OpenAI is just preparing to launch its next big speech model, GPT-5, which is expected to become even bigger and more powerful, and thus better able to mimic human responses. But a recent study has shown that it is already very difficult to distinguish ChatGPT from a human in a conversation. Popular artificial intelligence tools like GPT-4 generate such fluent, human-like text that they excel at various language tasks, challenging our ability to distinguish between a machine and a human interlocutor, The Register writes.

This development echoes Alan Turing’s famous thought experiment, which proposed a test to determine whether a machine could demonstrate behavior indistinguishable from human behavior based solely on its responses.

Researchers from the Department of Cognitive Science at the University of San Diego have conducted a controlled Turing test to evaluate modern artificial intelligence systems. They compared ELIZA, a virtual interlocutor created by Joseph Weizenbaum in 1966 that simulates a dialogue with a psychotherapist using active listening techniques, with GPT-3.5 and GPT-4. Participants took part in five-minute conversations with a human or artificial intelligence, and then were asked to decide whether their interlocutor was human.

For the GPT-4 and GPT-3.5 tests, they received special instructions on how to respond. The models were told to “take on the persona of a young person who was very laconic, did not take the game very seriously, used slang, and occasionally made spelling mistakes.” In addition, the prompt contained general information about the game’s settings and the latest news regarding model training. AI responses were delayed depending on the length of the message to prevent a too quick response.


The study involved 500 participants divided into five groups, each of which interacted with either a human or one of the three AI systems. The conversation interface resembled a typical messenger. After five minutes, participants had to determine whether their interlocutor was a human or artificial intelligence and justify their conclusions.

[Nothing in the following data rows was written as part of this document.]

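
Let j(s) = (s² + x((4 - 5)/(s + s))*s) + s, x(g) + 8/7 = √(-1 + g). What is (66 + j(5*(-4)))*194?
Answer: 636708/7 - 194*I*√390 ≈ 90958.0 - 3831.2*I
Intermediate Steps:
x(g) = -8/7 + √(-1 + g)
j(s) = s + s² + s*(-8/7 + √(-1 - 1/(2*s))) (j(s) = (s² + (-8/7 + √(-1 + (4 - 5)/(s + s)))*s) + s = (s² + (-8/7 + √(-1 - 1/(2*s)))*s) + s = (s² + s*(-8/7 + √(-1 - 1/(2*s)))) + s = s + s² + s*(-8/7 + √(-1 - 1/(2*s))))
(66 + j(5*(-4)))*194 = (66 + (5*(-4))*(-⅐ + 5*(-4) + √(-4 - 2/(5*(-4)))/2))*194 = (66 - 20*(-⅐ - 20 + √(-4 - 2/(-20))/2))*194 = (66 - 20*(-⅐ - 20 + √(-4 - 2*(-1/20))/2))*194 = (66 - 20*(-⅐ - 20 + √(-4 + ⅒)/2))*194 = (66 - 20*(-⅐ - 20 + √(-39/10)/2))*194 = (66 - 20*(-⅐ - 20 + (I*√390/10)/2))*194 = (66 - 20*(-⅐ - 20 + I*√390/20))*194 = (66 - 20*(-141/7 + I*√390/20))*194 = (66 + (2820/7 - I*√390))*194 = (3282/7 - I*√390)*194 = 636708/7 - 194*I*√390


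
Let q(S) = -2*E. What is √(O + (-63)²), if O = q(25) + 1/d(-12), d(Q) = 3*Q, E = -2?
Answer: √143027/6 ≈ 63.031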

The results were impressive: GPT-4 was identified as a human in 54% of cases, slightly ahead of GPT-3.5 at 50%, and both significantly outperformed ELIZA, which was identified as a human in only 22% of cases. Real people were correctly identified 67% of the time. This indicates that participants were no better than randomly identifying GPT-4 as AI, demonstrating the excellence of modern AI systems in simulating human-like conversation.

Participants’ decisions were often based on linguistic style, socio-emotional cues, and questions based on their knowledge. This study highlights the problem that humans are finding it increasingly difficult to distinguish between AI-generated text and human responses, a trend that is likely to continue as AI technology advances and new large language models like GPT-5 are released.